Jodie's Jigsaw - The Frame

The frame can be the most tedious part of puzzles, but it's always the place to start, setting up the puzzle for a beautiful picture to emerge within.


Building a business starts somewhere.

While you might look at Xakia today with our market leading matter management software and think that it just appeared (haha) or was built over a weekend (bahahaha), it did begin with just a few modest steps.

I’m not talking about the idea or the prototype. Once I had decided to take the plunge, and build a business, there were several ‘starter steps’ that were essential to lay the foundations for a global, scalable business.

Those first few steps are both scary and exciting, but incredibly important for the type of company to be built, and ultimately the success of the (in our case) legal matter management software to be sold to our customers.

When I do a jigsaw puzzle, I always start with the frame.
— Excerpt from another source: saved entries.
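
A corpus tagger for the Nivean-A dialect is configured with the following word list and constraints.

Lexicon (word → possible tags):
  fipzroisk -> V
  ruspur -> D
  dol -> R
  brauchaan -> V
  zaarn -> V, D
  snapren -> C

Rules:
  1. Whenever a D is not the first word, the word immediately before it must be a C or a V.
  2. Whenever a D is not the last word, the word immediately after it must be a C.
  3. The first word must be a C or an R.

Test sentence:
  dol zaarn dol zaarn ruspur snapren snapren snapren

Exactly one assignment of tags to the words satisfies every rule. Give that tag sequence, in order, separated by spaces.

Candidates per position — 1:dol {R}; 2:zaarn {V,D}; 3:dol {R}; 4:zaarn {V,D}; 5:ruspur {D}; 6:snapren {C}; 7:snapren {C}; 8:snapren {C}.
Position 2: tagging it D would leave rule 1 unsatisfiable, so it must be V.
Position 4: tagging it D would leave rule 1 unsatisfiable, so it must be V.
That leaves exactly one tagging: R V R V D C C C.
Checking: rule 1 ✓; rule 2 ✓; rule 3 ✓.

R V R V D C C C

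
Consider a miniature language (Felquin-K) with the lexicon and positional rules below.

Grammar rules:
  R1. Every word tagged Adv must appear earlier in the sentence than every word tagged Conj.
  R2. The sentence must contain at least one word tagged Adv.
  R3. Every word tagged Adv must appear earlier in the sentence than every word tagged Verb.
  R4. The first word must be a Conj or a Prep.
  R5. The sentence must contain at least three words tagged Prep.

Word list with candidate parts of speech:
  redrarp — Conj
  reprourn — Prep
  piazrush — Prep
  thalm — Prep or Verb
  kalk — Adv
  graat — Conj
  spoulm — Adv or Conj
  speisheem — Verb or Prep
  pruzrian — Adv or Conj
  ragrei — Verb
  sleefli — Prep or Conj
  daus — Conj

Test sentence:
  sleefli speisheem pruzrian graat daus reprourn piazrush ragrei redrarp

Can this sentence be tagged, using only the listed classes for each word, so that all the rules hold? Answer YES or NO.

Candidates per position — 1:sleefli {Prep,Conj}; 2:speisheem {Verb,Prep}; 3:pruzrian {Adv,Conj}; 4:graat {Conj}; 5:daus {Conj}; 6:reprourn {Prep}; 7:piazrush {Prep}; 8:ragrei {Verb}; 9:redrarp {Conj}.
One satisfying assignment: Prep Prep Adv Conj Conj Prep Prep Verb Conj.
Check: rule 1 ✓; rule 2 ✓; rule 3 ✓; rule 4 ✓; rule 5 ✓.

YES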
That’s not a dramatic approach for puzzles, but for many entrepreneurs, they want to roll up their sleeves and get started immediately, and the idea of stopping, thinking, writing a business plan (with an articulated exit strategy) feels like a distraction and a waste of time.

Jodie's jigsaw puzzle - blue jay

I was no different. We had built our prototype, proven the appetite from in-house legal teams and I was itching to build the very best legal matter management software in the market.

And yet, my puzzling instincts told me that building out the framework within which I was to create Xakia was critically important. Why?

Mission

For me, the driver was to make legal matter management affordable for in-house legal departments, irrespective of their size. The enterprise legal management software market is full of solutions that are outrageously expensive and out of reach for smaller teams, and yet digital transformation of the in-house legal market was impossible without a software as a service that put it within their reach. So, we had to start with an understanding of our target clientele, and formulate a pricing model that scaled up AND down. This pricing model has proven time and again to be a critical, foundational piece that drives a good deal of our culture – simple, powerful AND affordable.

Business model

Unlike the frame of a jigsaw puzzle, there is a fine line between knowing your boundaries and being very careful not to box yourself in. Should you create a business model that doesn’t work with your customers, it will be uncommercial and fail early. Should you create a rigid framework, you won’t be able to learn from your mistakes and pivot when needed. For Xakia, we drew the frame wide and kept our business model for in house legal software very simple: cloud based, flexible pricing, configuration over customization.

Architecture

Once you have a frame, you start to get a feel for the size and scale of the puzzle in front of you. Sometimes, that is overwhelming. Other times, the moment when you can metaphorically wrap your arms around the problem, you understand where to start and the picture starts to take shape. One of the very early ‘framework’ pieces I did was to write out user journeys:

  • General Counsel: How can I get a bird's eye view of my corporate Legal Department?
  • Senior lawyer: How can I receive and approve invoices for real-time visibility on legal spend?
  • Business client: How can I get a legal request to my in-house legal team faster, and monitor its progress?
  • CEO: How can I better understand the value my legal team are adding to our strategic goals?

With these in-house legal problems well-articulated, I was able to quickly prioritize where to start and how to move forward in building a matter management solution, taking all of the perspectives into consideration.

The exit

What about that exit strategy?

When writing my business plan back in 2016, I quickly acknowledged that I didn’t want one. I wanted to build for the long term. The exercise of thinking that through at the very beginning has been critical to the type of business we have built at Xakia – long term thinking, relationship building with clients, nurturing the development of team members. Instead of thinking about packing up the puzzle and putting it back in the box to add to my fabulous pile of puzzles, I’m only in this moment, right now, building the puzzle that matters – the one that will last forever.

The frame can be the most tedious part of a puzzle. Not much happens. The sense of accomplishment is low, and really, I’m itching to get into the middle and watch the picture come together. Nonetheless, the frame will always be the place I start, setting up the puzzle for a beautiful picture to emerge within.